Conservative local lawmakers have consistently pointed to Washington’s inaction on immigration enforcement when passing new anti-immigrant laws. But ironically, the shift is driven largely by Washington’s active devolution of immigration enforcement to state and local law enforcement over the past several years. The Obama administration has continued that trend. The result is that the country is now covered in a lattice work of increasingly hostile localized laws and practices that are fueling an intensifying confrontation between immigrant rights advocates and anti-immigrant policy makers in state and local governments.

That’s exactly what’s happening in places like Florida, Maine and Rhode Island.

One of Gov. Rick Scott’s first acts in office was to mandate that all state employees pass through E-verify, a federal program in which employers check their employees’ Social Security numbers to make sure they’re legally allowed to work in the U.S.

In Maine, newly elected Gov. Paul LePage’s first act in office was to end the state’s executive order that barred state employees from asking about immigration status. The Portland Press Herald reports that LePage made his decision because the previous order "may have created the impression that Maine was a so-called ‘sanctuary state’ for those who are in the United States without lawful status." 

In Texas, Gov. Rick Perry (a likely GOP presidential candidate) included abolishing sanctuary cities in the state among his emergency items for the new legislative session.

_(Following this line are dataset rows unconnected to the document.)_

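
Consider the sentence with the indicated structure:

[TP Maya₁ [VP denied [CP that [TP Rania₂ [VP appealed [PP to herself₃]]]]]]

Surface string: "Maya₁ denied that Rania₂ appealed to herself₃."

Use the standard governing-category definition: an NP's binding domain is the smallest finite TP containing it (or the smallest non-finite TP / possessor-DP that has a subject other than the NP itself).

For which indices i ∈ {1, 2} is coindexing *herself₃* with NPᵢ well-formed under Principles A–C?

*herself* is an anaphor, so Principle A applies: it must be bound in its binding domain.
Binding domain of *herself₃*: the embedded TP, whose subject is Rania₂.
*Maya₁* c-commands the anaphor but is outside its binding domain → cannot satisfy Principle A.
*Rania₂* c-commands the anaphor within its binding domain → licit binder.

{2}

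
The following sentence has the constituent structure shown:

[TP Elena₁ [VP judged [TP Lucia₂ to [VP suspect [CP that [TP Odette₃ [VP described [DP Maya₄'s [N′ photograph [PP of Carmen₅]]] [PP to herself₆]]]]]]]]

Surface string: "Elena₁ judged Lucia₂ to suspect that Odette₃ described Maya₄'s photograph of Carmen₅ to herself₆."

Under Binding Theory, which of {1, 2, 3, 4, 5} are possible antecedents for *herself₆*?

{3}

*herself* is an anaphor, so Principle A applies: it must be bound in its binding domain.
Binding domain of *herself₆*: the embedded TP, whose subject is Odette₃.
*Elena₁* c-commands the anaphor but is outside its binding domain → cannot satisfy Principle A.
*Lucia₂* c-commands the anaphor but is outside its binding domain → cannot satisfy Principle A.
*Odette₃* c-commands the anaphor within its binding domain → licit binder.
*Maya₄* does not c-command the anaphor → cannot bind it.
*Carmen₅* does not c-command the anaphor → cannot bind it.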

On the other hand, last week Rhode Island Gov. Lincoln Chafee ordered that his state pull out of 287g, a controversial program that gave state troopers the power to work as immigration enforcement agents. Though the program was aimed at detaining and deporting undocumented immigrants who were convicted of serious crimes, most were deported for minor crimes, like speeding tickets. 

According to The Providence Journal, lawmakers in the state are already planning to restore some version of the program through a new "Illegal Immigration Control Act." And Rhode Island Attorney General Peter F. Kilmartin is moving forward with plans to join Secure Communities, an equally controversial program that allows law enforcement to check the immigration status of anyone who’s arrested and taken to jail.

As the center of the immigration debate moves to the local level, so has its activism. Matos plans to continue his work against the new legislation, along with other groups like the Florida Immigrant Coalition and Students Working for Equal Rights.

"When a bill like this gets introduced, the fear in the community increases, and the hate in the community just spreads," Matos says. "And it becomes okay to be very racist."